«Dans notre secteur, la croissance annuelle est estimée à 10-11 %. Avec une population de 1,2 milliard, une classe moyenne grandissante et des industries qui veulent de plus en plus se conformer aux nouvelles lois, les besoins pour nos équipements en assainissement des eaux sont en grande demande», affirme Frédéric Dugré de H2O Innovation, qui a signé une entente de coentreprise qui lui permettra de pénétrer le marché indien.
Tant les matériaux, l'infrastructure que les ressources humaines, «très talentueuses et compétentes», lui permettront de manufacturer en Inde, pour le marché indien. Mais qui sait, ces coûts compétitifs pourraient éventuellement l'aider à accéder à d'autres marchés, comme le Moyen-Orient ou l'Afrique du Nord, a suggéré Frédéric Dugré.
Terrible bureaucratie
Une autre entreprise active dans le même domaine, et qui ramène deux contrats à la maison, Premier Tech Environnement fournit déjà à des entreprises indiennes ses procédés de traitement des eaux usées depuis 2006. Même s'il reconnaît le potentiel énorme, d'autant que le secteur est relativement nouveau dans le sous-continent, Michel Lemieux assure que faire affaire en Inde compte aussi son lot de défis.
«La bureaucratie est terrible!» lance-t-il d'emblée.
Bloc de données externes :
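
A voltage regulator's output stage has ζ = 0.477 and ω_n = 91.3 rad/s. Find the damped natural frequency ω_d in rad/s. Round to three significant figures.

ω_d = ω_n√(1−ζ²) = 91.3·√0.772 = 80.2 rad/s.

ω_d ≈ 80.2 rad/s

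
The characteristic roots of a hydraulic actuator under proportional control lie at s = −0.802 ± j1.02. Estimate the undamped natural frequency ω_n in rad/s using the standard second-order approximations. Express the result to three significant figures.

|pole| = ω_n = √(0.802² + 1.02²) = 1.30 rad/s; ζ = cos θ = σ/ω_n = 0.618.

ω_n ≈ 1.30 rad/s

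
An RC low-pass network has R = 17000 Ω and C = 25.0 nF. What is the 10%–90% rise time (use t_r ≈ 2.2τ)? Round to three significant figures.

t_r ≈ 0.000935 s

τ = RC = 17000 × 25.0 nF = 0.000425 s.
t_r ≈ 2.2τ = 0.000935 s.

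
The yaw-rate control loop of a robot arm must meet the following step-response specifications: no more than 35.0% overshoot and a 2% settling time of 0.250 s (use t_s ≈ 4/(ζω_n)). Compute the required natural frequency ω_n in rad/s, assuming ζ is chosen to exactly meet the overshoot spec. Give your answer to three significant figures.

ω_n ≈ 50.5 rad/s

From %OS = 100·exp(−πζ/√(1−ζ²)), invert to get ζ = −ln(OS)/√(π² + ln²(OS)) with OS = 0.350.
−ln 0.350 = 1.050, so ζ = 1.050/√(π² + 1.102) = 0.317.
From t_s ≈ 4/(ζω_n): ω_n = 4/(ζ·t_s) = 4/(0.317·0.250) = 50.5 rad/s.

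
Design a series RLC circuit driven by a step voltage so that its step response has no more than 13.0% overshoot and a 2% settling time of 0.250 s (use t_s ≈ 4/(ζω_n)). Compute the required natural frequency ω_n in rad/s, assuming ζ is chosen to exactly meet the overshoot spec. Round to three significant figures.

ω_n ≈ 29.4 rad/s

From %OS = 100·exp(−πζ/√(1−ζ²)), invert to get ζ = −ln(OS)/√(π² + ln²(OS)) with OS = 0.130.
−ln 0.130 = 2.040, so ζ = 2.040/√(π² + 4.163) = 0.545.
Then ω_n = 4/(ζ t_s) = 4/(0.545 × 0.250) = 29.4 rad/s.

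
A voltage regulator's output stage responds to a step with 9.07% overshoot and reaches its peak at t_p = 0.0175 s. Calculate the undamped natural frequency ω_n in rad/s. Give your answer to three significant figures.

From the overshoot, ζ = −ln(OS)/√(π²+ln²(OS)) = 0.607.
t_p = π/ω_d ⇒ ω_d = 180 rad/s; then ω_n = ω_d/√(1−ζ²) = 226 rad/s.

ω_n ≈ 226 rad/s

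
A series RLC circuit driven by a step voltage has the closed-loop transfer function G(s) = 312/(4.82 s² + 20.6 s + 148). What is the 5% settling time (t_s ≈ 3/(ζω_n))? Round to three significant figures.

t_s ≈ 1.40 s

Dividing through by 4.82: denominator becomes s² + 4.274 s + 30.71.
So ω_n = √30.71 = 5.54 rad/s and ζ = 4.274/(2·5.54) = 0.386.
t_s ≈ 3/(ζω_n) = 1.40 s.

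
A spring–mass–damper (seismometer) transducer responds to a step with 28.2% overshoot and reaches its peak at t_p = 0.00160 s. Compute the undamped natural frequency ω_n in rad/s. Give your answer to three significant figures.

ζ from %OS: ζ = |ln 0.282|/√(π²+ln²0.282) = 0.374.
t_p = π/ω_d ⇒ ω_d = 1960 rad/s; then ω_n = ω_d/√(1−ζ²) = 2120 rad/s.

ω_n ≈ 2120 rad/s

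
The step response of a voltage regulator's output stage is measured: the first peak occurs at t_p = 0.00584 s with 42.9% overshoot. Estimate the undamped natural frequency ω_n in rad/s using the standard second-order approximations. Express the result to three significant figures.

The overshoot fixes ζ = −ln(OS)/√(π²+ln²(OS)) = 0.260.
t_p = π/ω_d ⇒ ω_d = 538 rad/s; then ω_n = ω_d/√(1−ζ²) = 557 rad/s.

ω_n ≈ 557 rad/s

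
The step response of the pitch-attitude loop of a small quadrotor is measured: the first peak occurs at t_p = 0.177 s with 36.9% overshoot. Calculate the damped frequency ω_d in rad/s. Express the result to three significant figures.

ω_d ≈ 17.7 rad/s

t_p = π/ω_d, so ω_d = π/0.177 = 17.7 rad/s.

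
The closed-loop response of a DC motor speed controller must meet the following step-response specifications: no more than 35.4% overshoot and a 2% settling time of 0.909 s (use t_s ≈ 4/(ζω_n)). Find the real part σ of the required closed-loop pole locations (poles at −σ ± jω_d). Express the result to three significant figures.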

Un système de taxation complexe, des barrières tarifaires entre États et des coupures d'électricité plus ou moins fréquentes selon l'endroit doivent aussi être pris en considération.
Il n'y a pas que le traitement des eaux usées qui attire les entreprises québécoises dans le sous-continent. Directeur de la région Asie-Pacifique d'Immanence intégral dermo correction, Ron Gearey estime que l'Inde pourrait devenir un de ses top 5 marchés d'ici deux ans. L'entreprise spécialisée dans les produits antiâge, à la fine pointe de la «science du rajeunissement», voit grand avec les 50 millions d'Indiennes assez nanties pour se soucier de leurs rides.
Produits pour hommes
Le marché masculin a aussi son charme dans la mesure où les mâles indiens aiment se pomponner - «plus que les Canadiens». «Nous allons lancer des produits antiâge avec crème blanchissante : ça va être parfait pour ici!» se réjouit Ron Gearey.
Dans un ordre d'idées moins cosmétique, Jacques Côté de Braille Jymico, qui se spécialise dans la transcription de matériel scolaire complexe en braille, a aussi senti un potentiel intéressant. «Produire un document en braille peut facilement s'élever à 15 000 $. Or, avec une population non voyante indienne estimée entre 8 et 10 millions, on pourrait imaginer des commandes de plusieurs centaines de copies d'un même document scolaire, ce qui ferait chuter les frais drastiquement», considère Jacques Côté.
Par ailleurs, l'Inde est bien équipée en imprimantes brailles produisant vite et en grande quantité, contrairement au Québec. Braille Jymico pourrait dans l'avenir fournir des fichiers informatiques à ses collègues indiens pour une production braille plus massive. À suivre.